My mind, feeble though it is in my advanced years, quickly deduced that the rumble I heard one minute and thirty-seven seconds earlier was Jack’s car colliding with the garage wall.

“Is she okay,” Angela asked, presumably about her daughter.

“Yeah, I’m fine,” Sam said smiling–the smile of a freshmen girl who CAN-NOT-WAIT to tell her freshmen girlfriends what her senior step-brother did, if for no other reason but to emphasize the fact that she rides to school every day with a senior boy while they walk, take the bus, or ride with Mom or some other girl’s mom.

Full of caffeinated courage, I approached the point of impact. Forgive me for my selfishness, but I couldn’t have cared less about the damage to the 1994 Taurus my son bought with his own money (but insured with a rider on my policy), minor collisions being the way kids learn to drive. The potential damage to MY HOUSE, though, occupied my mind like an overdue payment to a Mafioso loan shark.

For a good three feet from the door frame, the garage wall emitted light at its foot. Jack had moved the frame studs six inches from the foundation. I saw grass where wall should be.
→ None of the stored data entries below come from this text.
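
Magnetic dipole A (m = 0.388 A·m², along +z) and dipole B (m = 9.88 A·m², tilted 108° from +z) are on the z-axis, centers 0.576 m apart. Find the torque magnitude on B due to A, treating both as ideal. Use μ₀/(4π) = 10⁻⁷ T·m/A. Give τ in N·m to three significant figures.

τ ≈ 3.82×10⁻⁶ N·m

Dipole B is on the axis of dipole A, so B₁ there is axial: B₁ = (μ₀/4π)·2m₁/r³ along +z.
B₁ = 2(10⁻⁷)(0.388)/(0.576)³ = 4.061×10⁻⁷ T.
τ = m₂ B₁ sinθ.
τ = (9.88)(4.061×10⁻⁷)·sin108° = 3.816×10⁻⁶ N·m.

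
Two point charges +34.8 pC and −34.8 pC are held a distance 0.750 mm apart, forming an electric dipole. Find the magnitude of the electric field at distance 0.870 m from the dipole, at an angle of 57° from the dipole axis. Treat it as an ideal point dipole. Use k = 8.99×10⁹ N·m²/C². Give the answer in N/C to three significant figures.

Dipole moment p = qd = (3.48×10⁻¹¹ C)(7.50×10⁻⁴ m) = 2.61×10⁻¹⁴ C·m.
At angle θ the dipole field magnitude is E = (kp/r³)·√(1 + 3cos²θ).
kp/r³ = (8.99×10⁹)(2.61×10⁻¹⁴) / (0.870)³ = 3.563×10⁻⁴ N/C.
√(1 + 3cos²57°) = √(1 + 3·0.2966) = √1.8899 ≈ 1.3747.
E ≈ 3.563×10⁻⁴ × 1.375 = 4.898×10⁻⁴ N/C.

E ≈ 4.90×10⁻⁴ N/C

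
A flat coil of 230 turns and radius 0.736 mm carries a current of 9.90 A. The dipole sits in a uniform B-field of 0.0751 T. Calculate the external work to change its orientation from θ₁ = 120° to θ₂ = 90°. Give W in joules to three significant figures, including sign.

W ≈ -1.46×10⁻⁴ J

m = NIA = NIπa² = 230·(9.90)·π·(7.36×10⁻⁴)² = 0.003875 A·m².
W_ext = ΔU = −mB cosθ₂ + mB cosθ₁ = mB(cosθ₁ − cosθ₂).
W = (0.003875)(0.0751)·(cos120° − cos90°) = (2.910×10⁻⁴)·(-0.5000) = -1.455×10⁻⁴ J.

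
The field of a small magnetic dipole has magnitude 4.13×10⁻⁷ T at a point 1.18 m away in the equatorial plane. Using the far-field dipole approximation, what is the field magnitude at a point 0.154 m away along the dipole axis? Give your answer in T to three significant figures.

B ≈ 3.72×10⁻⁴ T

Dipole fields scale as 1/r³ in the far field.
The axial field is twice the equatorial field at the same r, so the geometry factor is 2/1.
B₂ = B₁ · (2/1) · (r₁/r₂)³ = 4.13×10⁻⁷ · 2 · (1.18/0.154)³.
(r₁/r₂)³ = (7.662)³ = 449.9.
B₂ ≈ 3.716×10⁻⁴ T.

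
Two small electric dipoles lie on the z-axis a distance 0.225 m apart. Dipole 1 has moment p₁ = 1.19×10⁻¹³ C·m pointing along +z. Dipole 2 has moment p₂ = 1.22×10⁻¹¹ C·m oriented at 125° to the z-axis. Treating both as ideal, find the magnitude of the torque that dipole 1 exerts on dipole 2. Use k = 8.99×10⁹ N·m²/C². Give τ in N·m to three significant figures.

τ ≈ 1.88×10⁻¹² N·m

The second dipole sits on the axis of the first, so the field there is axial: E₁ = 2kp₁/r³ along +z.
E₁ = 2(8.99×10⁹)(1.19×10⁻¹³)/(0.225)³ = 0.1878 N/C.
Torque on the second dipole: τ = p₂ E₁ sinθ.
τ = (1.22×10⁻¹¹)(0.1878)·sin125° = 1.877×10⁻¹² N·m.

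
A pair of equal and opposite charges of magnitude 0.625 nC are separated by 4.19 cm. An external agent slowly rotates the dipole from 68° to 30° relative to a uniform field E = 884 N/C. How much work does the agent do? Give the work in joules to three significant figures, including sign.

Dipole moment p = qd = (6.25×10⁻¹⁰ C)(0.0419 m) = 2.619×10⁻¹¹ C·m.
W_ext = ΔU = U(θ₂) − U(θ₁) = −pE cosθ₂ − (−pE cosθ₁) = pE(cosθ₁ − cosθ₂).
W = (2.619×10⁻¹¹)(884)·(cos68° − cos30°) = (2.315×10⁻⁸)·(-0.4914) = -1.138×10⁻⁸ J.

W ≈ -1.14×10⁻⁸ J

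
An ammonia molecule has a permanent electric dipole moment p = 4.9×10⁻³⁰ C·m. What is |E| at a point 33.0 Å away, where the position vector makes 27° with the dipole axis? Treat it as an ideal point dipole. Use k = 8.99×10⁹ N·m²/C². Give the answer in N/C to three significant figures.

At angle θ the dipole field magnitude is E = (kp/r³)·√(1 + 3cos²θ).
kp/r³ = (8.99×10⁹)(4.90×10⁻³⁰) / (3.30×10⁻⁹)³ = 1.226×10⁶ N/C.
√(1 + 3cos²27°) = √(1 + 3·0.7939) = √3.3817 ≈ 1.8389.
E ≈ 1.226×10⁶ × 1.839 = 2.254×10⁶ N/C.

E ≈ 2.25×10⁶ N/C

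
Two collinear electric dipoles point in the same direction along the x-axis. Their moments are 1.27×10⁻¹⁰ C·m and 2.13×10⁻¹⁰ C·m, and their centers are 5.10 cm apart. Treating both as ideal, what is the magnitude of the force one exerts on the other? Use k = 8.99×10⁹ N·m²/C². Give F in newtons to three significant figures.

On-axis field of dipole 1 at distance r: E = 2kp₁/r³. Force on dipole 2 is F = p₂·dE/dr (gradient along axis).
dE/dr = −6kp₁/r⁴, so |F| = 6kp₁p₂/r⁴ (attractive for aligned moments).
F = 6(8.99×10⁹)(1.27×10⁻¹⁰)(2.13×10⁻¹⁰)/(0.0510)⁴ = 2.157×10⁻⁴ N.

F ≈ 2.16×10⁻⁴ N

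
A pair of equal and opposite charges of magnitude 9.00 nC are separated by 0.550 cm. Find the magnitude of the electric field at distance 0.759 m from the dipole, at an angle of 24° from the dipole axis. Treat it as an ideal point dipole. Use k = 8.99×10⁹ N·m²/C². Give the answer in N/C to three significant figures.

Dipole moment p = qd = (9.00×10⁻⁹ C)(0.00550 m) = 4.95×10⁻¹¹ C·m.
At angle θ the dipole field magnitude is E = (kp/r³)·√(1 + 3cos²θ).
kp/r³ = (8.99×10⁹)(4.95×10⁻¹¹) / (0.759)³ = 1.018 N/C.
√(1 + 3cos²24°) = √(1 + 3·0.8346) = √3.5037 ≈ 1.8718.
E ≈ 1.018 × 1.872 = 1.905 N/C.

E ≈ 1.91 N/C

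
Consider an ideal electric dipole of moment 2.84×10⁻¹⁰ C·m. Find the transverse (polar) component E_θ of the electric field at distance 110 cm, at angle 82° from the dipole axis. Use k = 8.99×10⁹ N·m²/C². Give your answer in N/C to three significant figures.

For a dipole, E_θ = (kp sinθ)/r³.
kp/r³ = (8.99×10⁹)(2.84×10⁻¹⁰)/(1.10)³ = 1.918 N/C.
E_θ = 1.918·sin82° = 1.900 N/C.

E_θ ≈ 1.90 N/C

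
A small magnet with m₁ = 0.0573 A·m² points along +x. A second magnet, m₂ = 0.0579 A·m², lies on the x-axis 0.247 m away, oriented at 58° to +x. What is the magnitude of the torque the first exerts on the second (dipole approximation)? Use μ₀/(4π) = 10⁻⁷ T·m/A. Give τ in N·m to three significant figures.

Dipole B is on the axis of dipole A, so B₁ there is axial: B₁ = (μ₀/4π)·2m₁/r³ along +x.
B₁ = 2(10⁻⁷)(0.0573)/(0.247)³ = 7.605×10⁻⁷ T.
τ = m₂ B₁ sinθ.
τ = (0.0579)(7.605×10⁻⁷)·sin58° = 3.734×10⁻⁸ N·m.

τ ≈ 3.73×10⁻⁸ N·m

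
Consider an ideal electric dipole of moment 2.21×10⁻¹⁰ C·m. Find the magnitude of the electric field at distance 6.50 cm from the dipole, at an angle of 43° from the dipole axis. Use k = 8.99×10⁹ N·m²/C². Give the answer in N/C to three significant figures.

At angle θ the dipole field magnitude is E = (kp/r³)·√(1 + 3cos²θ).
kp/r³ = (8.99×10⁹)(2.21×10⁻¹⁰) / (0.0650)³ = 7235 N/C.
√(1 + 3cos²43°) = √(1 + 3·0.5349) = √2.6046 ≈ 1.6139.
E ≈ 7235 × 1.614 = 1.168×10⁴ N/C.

E ≈ 1.17×10⁴ N/C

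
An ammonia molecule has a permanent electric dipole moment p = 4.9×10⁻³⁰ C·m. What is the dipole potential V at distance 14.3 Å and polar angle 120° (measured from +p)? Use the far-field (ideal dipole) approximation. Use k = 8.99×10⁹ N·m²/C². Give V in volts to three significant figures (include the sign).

V ≈ -0.0108 V

The dipole potential is V = kp cosθ / r².
V = (8.99×10⁹)(4.90×10⁻³⁰)·cos120° / (1.43×10⁻⁹)² = -0.01077 V.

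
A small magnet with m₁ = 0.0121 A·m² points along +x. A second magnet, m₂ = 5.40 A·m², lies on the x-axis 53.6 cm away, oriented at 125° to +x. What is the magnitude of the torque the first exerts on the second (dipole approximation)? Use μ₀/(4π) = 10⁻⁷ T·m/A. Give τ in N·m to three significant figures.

Dipole B is on the axis of dipole A, so B₁ there is axial: B₁ = (μ₀/4π)·2m₁/r³ along +x.
B₁ = 2(10⁻⁷)(0.0121)/(0.536)³ = 1.572×10⁻⁸ T.
τ = m₂ B₁ sinθ.
τ = (5.40)(1.572×10⁻⁸)·sin125° = 6.952×10⁻⁸ N·m.

τ ≈ 6.95×10⁻⁸ N·m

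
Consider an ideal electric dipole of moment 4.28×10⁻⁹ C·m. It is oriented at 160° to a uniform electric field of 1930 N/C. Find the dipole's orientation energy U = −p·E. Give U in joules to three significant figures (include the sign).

U = −p·E = −pE cosθ.
U = −(4.28×10⁻⁹)(1930)·cos160° = 7.762×10⁻⁶ J.

U ≈ 7.76×10⁻⁶ J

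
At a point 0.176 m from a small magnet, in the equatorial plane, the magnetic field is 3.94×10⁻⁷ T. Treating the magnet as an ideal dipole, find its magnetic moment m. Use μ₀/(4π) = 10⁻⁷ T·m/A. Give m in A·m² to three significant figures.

m ≈ 0.0215 A·m²

In the equatorial plane B = (μ₀/4π)·m/r³, so m = Br³·4π/(μ₀).
m = (3.94×10⁻⁷)·(0.176)³ / (10⁻⁷) = 0.02148 A·m².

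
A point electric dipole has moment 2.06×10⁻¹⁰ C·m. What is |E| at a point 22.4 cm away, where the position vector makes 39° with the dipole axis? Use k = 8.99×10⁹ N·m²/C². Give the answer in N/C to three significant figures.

At angle θ the dipole field magnitude is E = (kp/r³)·√(1 + 3cos²θ).
kp/r³ = (8.99×10⁹)(2.06×10⁻¹⁰) / (0.224)³ = 164.8 N/C.
√(1 + 3cos²39°) = √(1 + 3·0.6040) = √2.8119 ≈ 1.6769.
E ≈ 164.8 × 1.677 = 276.3 N/C.

E ≈ 276 N/C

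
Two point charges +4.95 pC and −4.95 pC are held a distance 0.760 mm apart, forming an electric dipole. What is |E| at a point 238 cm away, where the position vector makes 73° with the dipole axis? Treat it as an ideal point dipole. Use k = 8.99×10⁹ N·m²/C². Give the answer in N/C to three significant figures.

Dipole moment p = qd = (4.95×10⁻¹² C)(7.60×10⁻⁴ m) = 3.762×10⁻¹⁵ C·m.
At angle θ the dipole field magnitude is E = (kp/r³)·√(1 + 3cos²θ).
kp/r³ = (8.99×10⁹)(3.762×10⁻¹⁵) / (2.38)³ = 2.509×10⁻⁶ N/C.
√(1 + 3cos²73°) = √(1 + 3·0.0855) = √1.2564 ≈ 1.1209.
E ≈ 2.509×10⁻⁶ × 1.121 = 2.812×10⁻⁶ N/C.

E ≈ 2.81×10⁻⁶ N/C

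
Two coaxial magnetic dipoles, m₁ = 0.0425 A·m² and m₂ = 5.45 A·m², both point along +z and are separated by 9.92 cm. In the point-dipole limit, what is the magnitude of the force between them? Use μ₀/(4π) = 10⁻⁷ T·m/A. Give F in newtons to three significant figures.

F ≈ 0.00144 N

On-axis B of dipole 1: B = (μ₀/4π)·2m₁/r³. Force on dipole 2: F = m₂·dB/dr.
dB/dr = −(μ₀/4π)·6m₁/r⁴, so |F| = (μ₀/4π)·6m₁m₂/r⁴.
F = 6(10⁻⁷)(0.0425)(5.45)/(0.0992)⁴ = 0.001435 N.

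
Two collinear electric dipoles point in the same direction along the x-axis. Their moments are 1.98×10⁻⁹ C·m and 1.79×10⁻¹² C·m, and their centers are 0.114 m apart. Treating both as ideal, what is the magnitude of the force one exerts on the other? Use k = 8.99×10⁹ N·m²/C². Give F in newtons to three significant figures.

F ≈ 1.13×10⁻⁶ N

On-axis field of dipole 1 at distance r: E = 2kp₁/r³. Force on dipole 2 is F = p₂·dE/dr (gradient along axis).
dE/dr = −6kp₁/r⁴, so |F| = 6kp₁p₂/r⁴ (attractive for aligned moments).
F = 6(8.99×10⁹)(1.98×10⁻⁹)(1.79×10⁻¹²)/(0.114)⁴ = 1.132×10⁻⁶ N.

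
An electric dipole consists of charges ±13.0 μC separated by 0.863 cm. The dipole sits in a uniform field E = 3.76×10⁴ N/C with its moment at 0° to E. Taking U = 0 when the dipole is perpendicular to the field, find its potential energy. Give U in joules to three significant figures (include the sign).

Dipole moment p = qd = (1.30×10⁻⁵ C)(0.00863 m) = 1.122×10⁻⁷ C·m.
U = −p·E = −pE cosθ.
U = −(1.122×10⁻⁷)(3.76×10⁴)·cos0° = -0.004219 J.

U ≈ -0.00422 J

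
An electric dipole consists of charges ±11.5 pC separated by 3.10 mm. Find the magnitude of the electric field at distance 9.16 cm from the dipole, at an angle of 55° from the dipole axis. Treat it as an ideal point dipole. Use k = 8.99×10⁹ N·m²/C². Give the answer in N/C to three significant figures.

E ≈ 0.588 N/C

Dipole moment p = qd = (1.15×10⁻¹¹ C)(0.00310 m) = 3.565×10⁻¹⁴ C·m.
At angle θ the dipole field magnitude is E = (kp/r³)·√(1 + 3cos²θ).
kp/r³ = (8.99×10⁹)(3.565×10⁻¹⁴) / (0.0916)³ = 0.4170 N/C.
√(1 + 3cos²55°) = √(1 + 3·0.3290) = √1.9870 ≈ 1.4096.
E ≈ 0.4170 × 1.410 = 0.5878 N/C.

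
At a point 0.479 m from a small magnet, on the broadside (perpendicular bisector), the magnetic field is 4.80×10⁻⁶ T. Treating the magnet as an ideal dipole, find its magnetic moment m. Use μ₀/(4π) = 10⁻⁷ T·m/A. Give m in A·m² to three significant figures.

m ≈ 5.28 A·m²

In the equatorial plane B = (μ₀/4π)·m/r³, so m = Br³·4π/(μ₀).
m = (4.80×10⁻⁶)·(0.479)³ / (10⁻⁷) = 5.275 A·m².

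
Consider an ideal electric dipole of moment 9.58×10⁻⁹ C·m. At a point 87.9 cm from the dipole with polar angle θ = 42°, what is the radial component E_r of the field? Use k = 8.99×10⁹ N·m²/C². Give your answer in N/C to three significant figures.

E_r ≈ 188 N/C

For a dipole, E_r = (2kp cosθ)/r³.
kp/r³ = (8.99×10⁹)(9.58×10⁻⁹)/(0.879)³ = 126.8 N/C.
E_r = 2·126.8·cos42° = 188.5 N/C.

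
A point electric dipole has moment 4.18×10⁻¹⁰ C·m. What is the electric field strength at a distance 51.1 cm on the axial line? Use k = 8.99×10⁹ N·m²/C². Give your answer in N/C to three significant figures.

On the dipole axis E = 2kp/r³.
E = 2·(8.99×10⁹)(4.18×10⁻¹⁰) / (0.511)³ = 56.33 N/C.

E ≈ 56.3 N/C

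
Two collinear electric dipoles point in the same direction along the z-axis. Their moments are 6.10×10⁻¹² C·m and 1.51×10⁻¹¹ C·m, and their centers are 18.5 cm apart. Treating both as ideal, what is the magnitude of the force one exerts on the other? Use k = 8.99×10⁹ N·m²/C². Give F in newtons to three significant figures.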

Jack remembers when I was more Navy senior petty officer than loving father. He braced himself for a barrage of invectives, profanities, and slurs that would justify the defense of “fighting words” in legal circles. Frankly, so did I–I have a terrible temper.

I looked at Angela. She, too, recognized the fire in my throat straining for the chimney of my mouth. I could read the “Here we go” expression on her beautiful face.

Without thinking, though, I heard myself say, “It’s an accident. It happens.”

Could that have been me? Was that my voice?

Turns out, it was.

“Jack, just get in the car and go to school,” Angela told him harshly, as if to hasten him away before I came to my senses.

I don’t know why I didn’t explode. The estimate was as high as it possibly could be while remaining under my insurance deductible. But to this moment, I haven’t been angry. More than anything, I feel sorry for the kid. He can’t even look at me, and he parks in the street now.

But it feels really good to sit back four days later and wonder at God’s willingness to stay MY arm: we read so many Psalms and Catholic prayers about doing things to stay His arm, placate His anger. Obviously, His arm is as steady as steady can be. Our arms are chaotic, wild, and vengeful. Well, they are unless He stays them.